De la tristesse. On s’y attendait pas du tout. Quand à la veille de la finale, tu es qualifié. Et que le lendemain, tu te lever, tu vas prendre ton petit déjeuner. Tout le monde te regarde, tout le monde est au courant que tu ne vas pas jouer la finale sauf toi. On nous a appris la nouvelle à 5h de la finale. C’est comme si on nous avait planté un couteau dans le coeur. Je pense qu’il faut le vivre pour le comprendre.
Suite à cela, vous auriez pu lâcher prise. Qu’es ce qui vous a motivé pour revenir en 2018?
Nous sommes des lionnes, nous sommes des compétitrices et on a tout un état d’esprit de championnes. On pouvait pas rester sur cette faim, c’était impensable. Il fallait qu’on revienne et qu’on remette le Sénégal à sa place.
Justement vous êtes revenus plus fortes en 2018. Vous avez gagné tous vos matchs sauf la finale, que d’ailleurs vous avez remporté la première période.
On avait un sentiment très mitigé. Il fallait déjà être à la finale et pour cela, le staff, les dirigeants et les joueuses ont réuni tous les ingrédients pour le faire. Maintenant de perdre cette finale, on s’est dit qu’on a manqué d’expérience face à l’ogre angolais, qui sur 23 can a remporté les 13. On les a tenu lors de la première mi temps, c’est pas trop mal. Maintenant il faut apprendre des erreurs qu’on a faite pour, éventuellement remporter ces matchs, la prochaine fois qu’on va les rencontrer.
Lors de la deuxième période, tu pouvait quasiment plus marquer. Qu’es ce que tu as ressenti?
Je me suis sentie impuissante. On a toujours envie de tirer l’équipe vers le haut. Apres, on a pas su gérer le système défensif que nous a propose l’Angola en deuxième partie. On voulait tous gagner ce match, proposer un autre jeu mais au final nous sommes déçues mais fières de nous.
La rencontre avec la Tunisie a du vous marquer.
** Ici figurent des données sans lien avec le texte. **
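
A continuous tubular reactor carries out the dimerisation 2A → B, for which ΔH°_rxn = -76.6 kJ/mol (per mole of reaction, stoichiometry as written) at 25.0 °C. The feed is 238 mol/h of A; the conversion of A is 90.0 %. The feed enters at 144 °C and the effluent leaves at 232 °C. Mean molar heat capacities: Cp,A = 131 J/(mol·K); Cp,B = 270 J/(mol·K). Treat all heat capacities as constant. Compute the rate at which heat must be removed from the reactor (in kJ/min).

Extent of reaction ξ = 0.900 × 238 / 2 = 107.1 mol/h
Reaction term: ξ·ΔH°_rxn = 107.1 × -76.6 = -8203.9 kJ/h
Sensible, feed 144→25 °C: -3710.2 kJ/h
Outlet flows (mol/h): A 23.8, B 107.1
Sensible, products 25→232 °C: 6631.2 kJ/h
Q = ΔH = -5282.8 kJ/h = -1.4675 kW
Heat removed = 88.047 kJ/min

Q_out = 88.0 kJ/min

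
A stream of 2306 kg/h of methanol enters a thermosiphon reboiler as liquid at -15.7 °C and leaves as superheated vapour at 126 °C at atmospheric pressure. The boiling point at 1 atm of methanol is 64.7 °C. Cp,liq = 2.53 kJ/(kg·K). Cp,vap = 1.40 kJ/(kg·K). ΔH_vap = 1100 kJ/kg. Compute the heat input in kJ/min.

liquid -15.7→64.7 °C: 203.41 kJ/kg
vaporisation at 64.7 °C: 1100 kJ/kg
vapour 64.7→126 °C: 85.82 kJ/kg
Δh = 203.41 + 1100 + 85.82 = 1389.2 kJ/kg
Q = ṁ·Δh = 2306 kg/h × 1389.2 kJ/kg = 3.2036e+06 kJ/h
|Q| = 889.88 kW = 53393 kJ/min

Q = 53400 kJ/min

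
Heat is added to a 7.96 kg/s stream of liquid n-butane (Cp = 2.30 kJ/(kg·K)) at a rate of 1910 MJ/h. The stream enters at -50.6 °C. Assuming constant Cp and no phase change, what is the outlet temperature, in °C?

T_out = -21.6 °C

Q = 1910 MJ/h = 530.56 kJ/s
ΔT = Q/(ṁ·Cp) = 530.56/(7.96×2.30) = 28.979 K
T_out = -50.6 + 28.979 = -21.621 °C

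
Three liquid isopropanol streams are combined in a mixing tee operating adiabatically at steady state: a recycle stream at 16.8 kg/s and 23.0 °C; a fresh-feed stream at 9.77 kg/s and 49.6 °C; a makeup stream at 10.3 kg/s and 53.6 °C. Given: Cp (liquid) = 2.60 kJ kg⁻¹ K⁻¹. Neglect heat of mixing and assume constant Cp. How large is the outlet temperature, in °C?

Energy balance with Q = 0: Σ ṁᵢCp,ᵢ(T_out − Tᵢ) = 0
Σ ṁᵢCp,ᵢTᵢ = 16.8×2.60×23.0 + 9.77×2.60×49.6 + 10.3×2.60×53.6 = 3700
Σ ṁᵢCp,ᵢ = 16.8×2.60 + 9.77×2.60 + 10.3×2.60 = 95.862
T_out = 3700 / 95.862 = 38.597 °C

T_out = 38.6 °C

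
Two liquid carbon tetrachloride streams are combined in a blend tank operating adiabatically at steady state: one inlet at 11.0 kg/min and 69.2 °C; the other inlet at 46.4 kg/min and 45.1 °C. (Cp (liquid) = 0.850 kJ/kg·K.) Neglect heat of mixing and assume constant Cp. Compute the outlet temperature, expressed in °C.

Adiabatic, steady state ⇒ Σ ṁᵢCp,ᵢ(T_out − Tᵢ) = 0
Σ ṁᵢCp,ᵢTᵢ = 11.0×0.850×69.2 + 46.4×0.850×45.1 = 2425.8
Σ ṁᵢCp,ᵢ = 11.0×0.850 + 46.4×0.850 = 48.79
T_out = 2425.8 / 48.79 = 49.718 °C

T_out = 49.7 °C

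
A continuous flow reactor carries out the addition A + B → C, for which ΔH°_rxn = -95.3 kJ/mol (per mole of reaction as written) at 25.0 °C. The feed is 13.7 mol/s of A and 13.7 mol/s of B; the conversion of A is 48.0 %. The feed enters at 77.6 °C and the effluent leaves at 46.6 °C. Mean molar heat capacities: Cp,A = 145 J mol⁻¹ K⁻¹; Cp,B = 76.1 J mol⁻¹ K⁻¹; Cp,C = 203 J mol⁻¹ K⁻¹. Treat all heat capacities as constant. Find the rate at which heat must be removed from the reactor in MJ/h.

Q_out = 2600 MJ/h

Extent of reaction ξ = 0.480 × 13.7 = 6.576 mol/s
Reaction term: ξ·ΔH°_rxn = 6.576 × -95.3 = -626.69 kJ/s
Sensible, feed 77.6→25 °C: -159.33 kJ/s
Outlet flows (mol/s): A 7.124, B 7.124, C 6.576
Sensible, products 25→46.6 °C: 62.857 kJ/s
Q = ΔH = -723.16 kJ/s = -723.16 kW
Heat removed = 2603.4 MJ/h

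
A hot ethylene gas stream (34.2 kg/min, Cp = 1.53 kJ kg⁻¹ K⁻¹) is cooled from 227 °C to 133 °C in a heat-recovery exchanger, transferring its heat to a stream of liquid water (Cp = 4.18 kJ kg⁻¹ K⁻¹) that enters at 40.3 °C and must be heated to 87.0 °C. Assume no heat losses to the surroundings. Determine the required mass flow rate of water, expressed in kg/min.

Heat released by hot stream: Q = 34.2 × 1.53 × (227 − 133) = 4918.6 kJ/min
Energy balance on cold side (adiabatic exchanger): Q = ṁ_c·Cp_c·(T_c,out − T_c,in)
ṁ_c = 4918.6 / [4.18 × (87.0 − 40.3)] = 25.197 kg/min

ṁ_c = 25.2 kg/min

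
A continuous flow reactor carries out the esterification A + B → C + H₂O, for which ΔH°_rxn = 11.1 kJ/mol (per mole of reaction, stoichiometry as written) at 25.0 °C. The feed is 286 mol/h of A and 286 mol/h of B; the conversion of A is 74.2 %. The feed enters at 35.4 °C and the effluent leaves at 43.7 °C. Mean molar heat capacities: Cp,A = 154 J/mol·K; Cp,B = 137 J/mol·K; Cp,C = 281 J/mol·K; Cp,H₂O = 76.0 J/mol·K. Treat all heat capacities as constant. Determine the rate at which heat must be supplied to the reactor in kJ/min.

Q_in = 55.1 kJ/min

Extent of reaction ξ = 0.742 × 286 = 212.21 mol/h
Reaction term: ξ·ΔH°_rxn = 212.21 × 11.1 = 2355.6 kJ/h
Sensible, feed 35.4→25 °C: -865.55 kJ/h
Outlet flows (mol/h): A 73.788, B 73.788, C 212.21, H₂O 212.21
Sensible, products 25→43.7 °C: 1818.2 kJ/h
Q = ΔH = 3308.2 kJ/h = 0.91896 kW
Heat supplied = 55.137 kJ/min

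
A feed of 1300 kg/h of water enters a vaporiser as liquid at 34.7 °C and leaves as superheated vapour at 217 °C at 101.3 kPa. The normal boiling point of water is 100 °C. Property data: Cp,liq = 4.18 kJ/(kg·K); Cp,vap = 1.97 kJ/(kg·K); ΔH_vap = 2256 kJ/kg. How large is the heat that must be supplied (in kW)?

Q = 996 kW

liquid 34.7→100 °C: 272.95 kJ/kg
vaporisation at 100 °C: 2256 kJ/kg
vapour 100→217 °C: 230.49 kJ/kg
Δh = 272.95 + 2256 + 230.49 = 2759.4 kJ/kg
Q = ṁ·Δh = 1300 kg/h × 2759.4 kJ/kg = 3.5873e+06 kJ/h
|Q| = 996.47 kW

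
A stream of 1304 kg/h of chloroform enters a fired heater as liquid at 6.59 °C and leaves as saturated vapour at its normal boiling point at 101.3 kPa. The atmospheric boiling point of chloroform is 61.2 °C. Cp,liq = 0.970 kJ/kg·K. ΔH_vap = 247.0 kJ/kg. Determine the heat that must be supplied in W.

liquid 6.59→61.2 °C: 52.972 kJ/kg
vaporisation at 61.2 °C: 247 kJ/kg
Δh = 52.972 + 247 = 299.97 kJ/kg
Q = ṁ·Δh = 1304 kg/h × 299.97 kJ/kg = 391160 kJ/h
|Q| = 108.66 kW = 108660 W

Q = 109000 W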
C’était une revanche?
On a vraiment jouer avec la tête dans cette rencontre. Si on était venu en revanchards, on aurait déjouer. On a joué avec le coeur et on a gardé dans un coin de la tête ce qui s’était passé en 2016. Apres la victoire, en vestiaires, on s’est dit qu’on est quitte maintenant et on est passé à autre chose.
Comment évalues tu le niveau des clubs sénégalais?
C’est difficile d’évaluer le niveau sénégalais parce qu’il n’y a pas de championnat régulier. Aussi, il manque des infrastructures pour permettre aux jeunes qui sont dans la formation et qui ont beaucoup de potentiels de pouvoir se developper. C’est vraiment dommage parce qu’il y’a énormément de ressources ici.